Surprises aside, economic power shifts south, east [toward BRICs] – by Gwynne Dyer (Sudbury Star – April 8, 2015)

The Sudbury Star is the City of Greater Sudbury’s daily newspaper.

“The only function of economic forecasting is to make astrology look respectable,” said John Kenneth Galbraith, the wisest American economist of his generation.

But you still can’t resist wondering when the Chinese economy will be bigger than the American economy — or the Brazilian economy bigger than the British, or the Turkish bigger than the Italian — as if it were some kind of horse race.

The latest document to tackle these questions is The World in 2050, drawn up by HSBC bank, which ranks the world’s hundred biggest economies as they are now, and as (it thinks) they will be in 2050.

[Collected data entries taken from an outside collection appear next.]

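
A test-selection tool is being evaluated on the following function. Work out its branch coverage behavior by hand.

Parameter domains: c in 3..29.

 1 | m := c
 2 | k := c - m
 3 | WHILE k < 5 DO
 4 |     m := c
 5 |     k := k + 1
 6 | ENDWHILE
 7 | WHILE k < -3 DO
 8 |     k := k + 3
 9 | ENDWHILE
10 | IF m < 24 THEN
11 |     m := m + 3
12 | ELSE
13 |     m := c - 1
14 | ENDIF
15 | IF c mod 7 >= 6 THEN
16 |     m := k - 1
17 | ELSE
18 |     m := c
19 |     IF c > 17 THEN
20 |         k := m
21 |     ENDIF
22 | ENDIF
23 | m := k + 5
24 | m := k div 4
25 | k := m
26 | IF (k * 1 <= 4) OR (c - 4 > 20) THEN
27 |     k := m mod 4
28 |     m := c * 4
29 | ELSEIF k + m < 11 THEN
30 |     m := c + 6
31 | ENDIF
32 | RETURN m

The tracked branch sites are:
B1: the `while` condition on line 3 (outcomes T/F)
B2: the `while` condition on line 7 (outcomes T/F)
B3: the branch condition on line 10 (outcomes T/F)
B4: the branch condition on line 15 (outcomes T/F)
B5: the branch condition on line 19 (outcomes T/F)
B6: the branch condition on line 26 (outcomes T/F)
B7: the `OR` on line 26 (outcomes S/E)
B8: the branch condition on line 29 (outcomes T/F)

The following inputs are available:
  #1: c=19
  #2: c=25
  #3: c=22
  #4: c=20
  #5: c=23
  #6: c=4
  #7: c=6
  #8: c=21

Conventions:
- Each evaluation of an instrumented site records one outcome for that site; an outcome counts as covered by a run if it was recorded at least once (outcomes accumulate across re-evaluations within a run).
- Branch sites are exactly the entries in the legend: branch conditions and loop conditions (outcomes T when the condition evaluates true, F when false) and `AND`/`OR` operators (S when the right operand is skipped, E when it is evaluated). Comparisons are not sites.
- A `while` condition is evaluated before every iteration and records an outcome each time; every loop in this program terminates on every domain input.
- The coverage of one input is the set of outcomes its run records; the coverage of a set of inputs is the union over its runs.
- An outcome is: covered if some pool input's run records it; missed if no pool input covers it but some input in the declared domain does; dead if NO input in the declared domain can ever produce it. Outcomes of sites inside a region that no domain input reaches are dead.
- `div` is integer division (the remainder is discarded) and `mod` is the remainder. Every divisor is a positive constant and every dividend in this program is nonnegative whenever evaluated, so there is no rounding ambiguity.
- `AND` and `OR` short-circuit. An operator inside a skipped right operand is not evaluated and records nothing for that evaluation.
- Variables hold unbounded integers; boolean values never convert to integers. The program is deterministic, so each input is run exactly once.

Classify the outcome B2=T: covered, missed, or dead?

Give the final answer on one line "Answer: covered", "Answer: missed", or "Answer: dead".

no pool input records B2=T
checking all 27 inputs in the declared domain: B2=T is never recorded -> dead

Answer: dead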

It contains the usual little surprises, like a prediction that per-capita incomes in the Philippines and Indonesia, now roughly the same, will diverge so fast that the average Filipino will have twice the income of the average Indonesian by 2050.

But what’s happening at the top of the list is of interest to everybody. That’s where the great powers all live, with the so-called BRICs — Brazil, Russia, India, China — nipping at their heels. Or rather, some of the BRICs are nipping at their heels, and some are not.

That’s the big news.

We owe the concept of the BRICs to Jim O’Neill, who came up with it almost 15 years ago when he was head of economics at Goldman Sachs. He was the first to realize that some big, poor countries were growing so fast economically that they would overtake the established great powers in a matter of decades.

The really impressive performers were Brazil, Russia, India and China, so he called them the BRICs — and pointed out that at then-current growth rates the Chinese economy would be bigger than that of the United States by the 2040s.